For my first job, I'm trying a simple cordial of rosemary, watermelon, apple and cinnamon. For the base I used vodka - which I found too late was very un-period. It's on day four, sitting in two quart mason jars, and has a very interesting flavor - the strong flavor of spirits subsiding more every day as the watermelon disintegrates. Soon, I will want to strain and bottle it.

Why did I pick watermelon and apple? Simply put, they are in season right now in the Outlands, and both easy to obtain and fresh tasting. The rosemary was added to give the cordials  that medicinal/herbal quality so sought after in the original, period, products.

And Well Met

Being an account of the travels, trials but mostly experiments and experiences in fermentation and brewing during the Current Middle Ages.
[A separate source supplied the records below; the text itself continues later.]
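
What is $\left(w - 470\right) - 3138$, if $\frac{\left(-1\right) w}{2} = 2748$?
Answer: $-9104$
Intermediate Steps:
$w = -5496$ ($w = \left(-2\right) 2748 = -5496$)
$\left(w - 470\right) - 3138 = \left(-5496 - 470\right) - 3138 = -5966 - 3138 = -9104$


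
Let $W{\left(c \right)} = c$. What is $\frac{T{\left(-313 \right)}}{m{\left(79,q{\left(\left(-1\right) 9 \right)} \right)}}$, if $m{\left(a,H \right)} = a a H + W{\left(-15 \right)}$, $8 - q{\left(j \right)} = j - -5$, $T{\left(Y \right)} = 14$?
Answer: $\frac{14}{74877} \approx 0.00018697$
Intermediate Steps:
$q{\left(j \right)} = 3 - j$ ($q{\left(j \right)} = 8 - \left(j - -5\right) = 8 - \left(j + 5\right) = 8 - \left(5 + j\right) = 3 - j$)
$m{\left(a,H \right)} = -15 + H a^{2}$ ($m{\left(a,H \right)} = a a H - 15 = a^{2} H - 15 = H a^{2} - 15 = -15 + H a^{2}$)
$\frac{T{\left(-313 \right)}}{m{\left(79,q{\left(\left(-1\right) 9 \right)} \right)}} = \frac{14}{-15 + \left(3 - \left(-1\right) 9\right) 79^{2}} = \frac{14}{-15 + \left(3 - -9\right) 6241} = \frac{14}{-15 + \left(3 + 9\right) 6241} = \frac{14}{-15 + 12 \cdot 6241} = \frac{14}{-15 + 74892} = \frac{14}{74877}$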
I'm keeping this primarily as a means to record my brewing and fermenting crafts while participating in the SCA here in the Barony of al-Barran, Kingdom of the Outlands.

My wife and family are new to the SCA, and quite excited about various crafts and lore. Brewing, especially, interests me, and part of doing a good job there is recording measurements, times and experiences. Over the last two weeks I have benefited greatly from reading mailing lists, blogs and posts about the art of medieval brewing, and I want to contribute to that stockpile - as I've noticed a whole lot of dead links where the art is concerned.